Carência afetiva

Não podemos ser orgulhosos e não reconhecermos carentes. Todos nós somos carentes mas Deus tem um jeito para nós: nós temos solução, temos jeito. Muitas das nossos atitudes desgostosas com os outros e conosco mesmo são causadas por carências que tivemos em nossa história. Neste texto vamos caminhar bem no que é a carência afetiva, quais as causas e as soluções de Deus para nossa cura e transformação, pois Deus quer nos formar para uma vida de santidade.
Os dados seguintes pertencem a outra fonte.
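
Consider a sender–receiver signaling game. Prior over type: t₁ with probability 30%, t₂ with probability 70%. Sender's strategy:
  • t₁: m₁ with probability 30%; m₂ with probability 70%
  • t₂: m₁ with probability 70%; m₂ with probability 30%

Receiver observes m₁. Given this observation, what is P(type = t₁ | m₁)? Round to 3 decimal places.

Apply Bayes' rule using the sender's strategy as the likelihood.
P(m₁) = 0.3·0.3 + 0.7·0.7 = 0.58
P(t₁ | m₁) = (0.3·0.3) / 0.58 = 0.09 / 0.58 = 0.155172

0.155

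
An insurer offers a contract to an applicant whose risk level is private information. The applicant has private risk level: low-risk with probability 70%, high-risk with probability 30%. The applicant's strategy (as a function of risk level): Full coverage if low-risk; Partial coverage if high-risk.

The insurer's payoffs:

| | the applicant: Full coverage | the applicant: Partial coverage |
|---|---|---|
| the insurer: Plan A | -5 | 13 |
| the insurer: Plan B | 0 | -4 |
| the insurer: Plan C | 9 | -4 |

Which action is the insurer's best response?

Plan C

E[Plan A] = 0.7·(-5) + 0.3·(13) = 0.4
E[Plan B] = 0.7·(0) + 0.3·(-4) = -1.2
E[Plan C] = 0.7·(9) + 0.3·(-4) = 5.1
Best response: Plan C (5.1 is the largest).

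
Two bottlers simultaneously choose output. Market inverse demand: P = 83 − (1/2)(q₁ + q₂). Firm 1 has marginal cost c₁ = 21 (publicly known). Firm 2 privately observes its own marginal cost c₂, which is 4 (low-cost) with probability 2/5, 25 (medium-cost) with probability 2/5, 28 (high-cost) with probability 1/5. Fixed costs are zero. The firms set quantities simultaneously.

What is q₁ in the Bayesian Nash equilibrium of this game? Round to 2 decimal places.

Type-c best response for Firm 2: q₂(c) = (83 − c) − q₁/2.
Firm 1 maximizes expected profit; its first-order condition is 83 − q₁ − (1/2)E[q₂] − 21 = 0.
Substituting E[q₂] and solving: E[c₂] = 17.2, so q₁ = (83 − 2·21 + 17.2)/(3/2) = 38.8.

38.80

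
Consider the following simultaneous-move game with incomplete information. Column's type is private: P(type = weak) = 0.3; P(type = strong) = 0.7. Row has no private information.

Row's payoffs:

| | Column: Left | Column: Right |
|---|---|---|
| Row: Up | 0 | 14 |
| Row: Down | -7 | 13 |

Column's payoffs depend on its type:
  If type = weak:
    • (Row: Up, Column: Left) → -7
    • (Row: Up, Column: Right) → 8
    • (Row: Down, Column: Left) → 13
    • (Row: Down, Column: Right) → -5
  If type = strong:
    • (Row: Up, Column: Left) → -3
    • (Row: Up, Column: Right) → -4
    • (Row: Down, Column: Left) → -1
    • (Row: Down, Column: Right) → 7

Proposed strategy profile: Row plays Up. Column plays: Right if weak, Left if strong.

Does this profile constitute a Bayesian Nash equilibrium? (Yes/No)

Yes

A profile is a BNE iff every type of every player is best-responding given beliefs about the other side.
Row plays Up: E[Up] = 0.3·(14) + 0.7·(0) = 4.2; E[Down] = -1. Best-responding. ✓
Column (type weak), facing Up: Left gives -7, Right gives 8. Proposed Right is best. ✓
Column (type strong), facing Up: Left gives -3, Right gives -4. Proposed Left is best. ✓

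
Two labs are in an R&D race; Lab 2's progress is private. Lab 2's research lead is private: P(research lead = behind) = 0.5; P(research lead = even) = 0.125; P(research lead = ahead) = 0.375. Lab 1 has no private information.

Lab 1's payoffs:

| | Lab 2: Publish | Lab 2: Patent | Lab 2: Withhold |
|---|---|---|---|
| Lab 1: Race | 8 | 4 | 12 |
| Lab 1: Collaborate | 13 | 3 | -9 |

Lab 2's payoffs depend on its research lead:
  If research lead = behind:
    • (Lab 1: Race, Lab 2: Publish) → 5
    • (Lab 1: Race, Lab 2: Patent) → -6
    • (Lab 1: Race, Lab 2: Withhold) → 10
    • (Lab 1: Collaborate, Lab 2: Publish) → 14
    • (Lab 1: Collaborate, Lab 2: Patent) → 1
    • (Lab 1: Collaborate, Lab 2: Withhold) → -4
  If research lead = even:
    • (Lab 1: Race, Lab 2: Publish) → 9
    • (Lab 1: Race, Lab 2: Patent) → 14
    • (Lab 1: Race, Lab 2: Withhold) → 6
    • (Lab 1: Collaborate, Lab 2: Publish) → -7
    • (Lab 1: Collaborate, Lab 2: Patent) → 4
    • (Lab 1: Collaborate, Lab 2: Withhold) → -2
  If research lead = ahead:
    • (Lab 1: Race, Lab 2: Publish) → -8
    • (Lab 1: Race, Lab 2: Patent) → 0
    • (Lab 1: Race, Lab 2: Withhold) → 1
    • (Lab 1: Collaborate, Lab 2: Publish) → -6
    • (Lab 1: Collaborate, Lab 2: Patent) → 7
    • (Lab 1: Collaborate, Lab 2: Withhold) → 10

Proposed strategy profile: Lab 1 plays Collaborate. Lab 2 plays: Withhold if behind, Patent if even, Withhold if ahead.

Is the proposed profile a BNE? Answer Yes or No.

No

Lab 1 plays Collaborate: E[Collaborate] = 0.5·(-9) + 0.125·(3) + 0.375·(-9) = -7.5; E[Race] = 11. Not best-responding. ✗
Lab 2 (research lead behind), facing Collaborate: Publish gives 14, Patent gives 1, Withhold gives -4. Proposed Withhold is not best — profitable deviation exists. ✗
Lab 2 (research lead even), facing Collaborate: Publish gives -7, Patent gives 4, Withhold gives -2. Proposed Patent is best. ✓
Lab 2 (research lead ahead), facing Collaborate: Publish gives -6, Patent gives 7, Withhold gives 10. Proposed Withhold is best. ✓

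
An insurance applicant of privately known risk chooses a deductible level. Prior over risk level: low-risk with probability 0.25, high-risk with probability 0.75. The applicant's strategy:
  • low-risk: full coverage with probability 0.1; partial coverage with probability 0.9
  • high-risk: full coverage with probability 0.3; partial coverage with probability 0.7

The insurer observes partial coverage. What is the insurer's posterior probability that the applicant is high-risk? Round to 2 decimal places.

Apply Bayes' rule using the sender's strategy as the likelihood.
P(partial coverage) = 0.25·0.9 + 0.75·0.7 = 0.75
P(high-risk | partial coverage) = (0.75·0.7) / 0.75 = 0.525 / 0.75 = 0.7

0.70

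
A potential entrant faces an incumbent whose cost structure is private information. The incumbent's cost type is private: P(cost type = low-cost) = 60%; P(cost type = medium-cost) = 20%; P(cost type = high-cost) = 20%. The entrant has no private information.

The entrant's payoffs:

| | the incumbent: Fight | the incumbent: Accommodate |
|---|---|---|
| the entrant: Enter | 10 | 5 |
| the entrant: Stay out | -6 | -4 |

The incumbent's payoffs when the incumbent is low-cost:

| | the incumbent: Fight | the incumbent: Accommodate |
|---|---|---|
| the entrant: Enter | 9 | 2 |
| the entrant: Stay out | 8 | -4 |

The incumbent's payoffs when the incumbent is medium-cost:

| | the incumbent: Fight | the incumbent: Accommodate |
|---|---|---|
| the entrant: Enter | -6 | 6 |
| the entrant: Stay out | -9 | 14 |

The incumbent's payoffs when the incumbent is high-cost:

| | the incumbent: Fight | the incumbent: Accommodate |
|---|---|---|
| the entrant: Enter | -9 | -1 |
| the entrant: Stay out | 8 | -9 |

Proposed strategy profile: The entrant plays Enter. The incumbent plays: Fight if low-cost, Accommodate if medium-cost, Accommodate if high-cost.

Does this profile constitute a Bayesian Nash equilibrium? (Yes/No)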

Na idade de 0 a 5 anos, a criança tem três necessidades básicas: amor, alimento e higiene. O prejuízo seria o atraso, a falta ou o excesso dessas necessidades. Neste caso a satisfação seria de forma imediata e equilibrada, ou seja, suprir essas necessidades de forma concreta sem atrasos, mas também de forma tranqüila e verdadeira.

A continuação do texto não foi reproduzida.